Dime, ¿esto sí te matará? –le susurró Fernando al capitán-.
̶ No puedo creer que Él te haya dicho el secreto de cómo acabar con su propia existencia -apenas pudo decir el capitán-.
–Es que yo sería incapaz de hacerle daño a mi hermano –le respondió Fernando, mientras le terminaba de enterrar la estaca en el corazón-.
–¡Ustedes están malditos y de nosotros nadie escapa jamás!, algún día… algún día… -fueron las últimas palabras del capitán antes de convertirse en una montaña de cenizas.
Fernando abrazó a Laura, a quien apenas le quedaba un aliento de vida:
-Aguanta, hija, por favor, no me dejes solo –lloraba Fernando sobre Laura, tratando de buscar en su mente alguna forma de ayudar a su pequeña-.
–Te amo, papá –fue lo último que pronunció la niña, con una cálida sonrisa-.
Él la abrazaba, lloraba, le imploraba que no se fuera; pero de pronto algo cambió, en medio de su dolor, al cerrar los ojos, tuvo una visión borrosa.
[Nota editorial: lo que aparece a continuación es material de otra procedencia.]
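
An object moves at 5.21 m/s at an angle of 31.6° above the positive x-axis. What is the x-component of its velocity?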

Un hombre estaba a su lado y le decía al oído que cumpliera su promesa. Era Vlad, quien le recordaba la promesa de salvarla: “sálvala como yo te salvé a ti, pero solo hazlo con ella, porque hasta tus propias creaciones te van a querer cazar para beber tu sangre y tener tu poder”.
–Es cierto –dijo Fernando para sí mismo-, todavía hay tiempo.
Sin temor a nada, Fernando le mordió el cuello a su hija.
Pasaron unos minutos, que Fernando sintió como una eternidad, hasta que una brisa helada rozó su rostro y Laura abrió los ojos.
–Padre, ¿estás bien?, ¿estamos bien? –fue lo primero que pronunció Laura, aún con debilidad en el cuerpo-.
–Ahora sí lo estamos hija, ahora lo estamos.
–¿Papá, tú me salvaste?
–No, hija, otra vez lo hizo Vlad.
–Entonces gracias a ambos, los dos son mis héroes.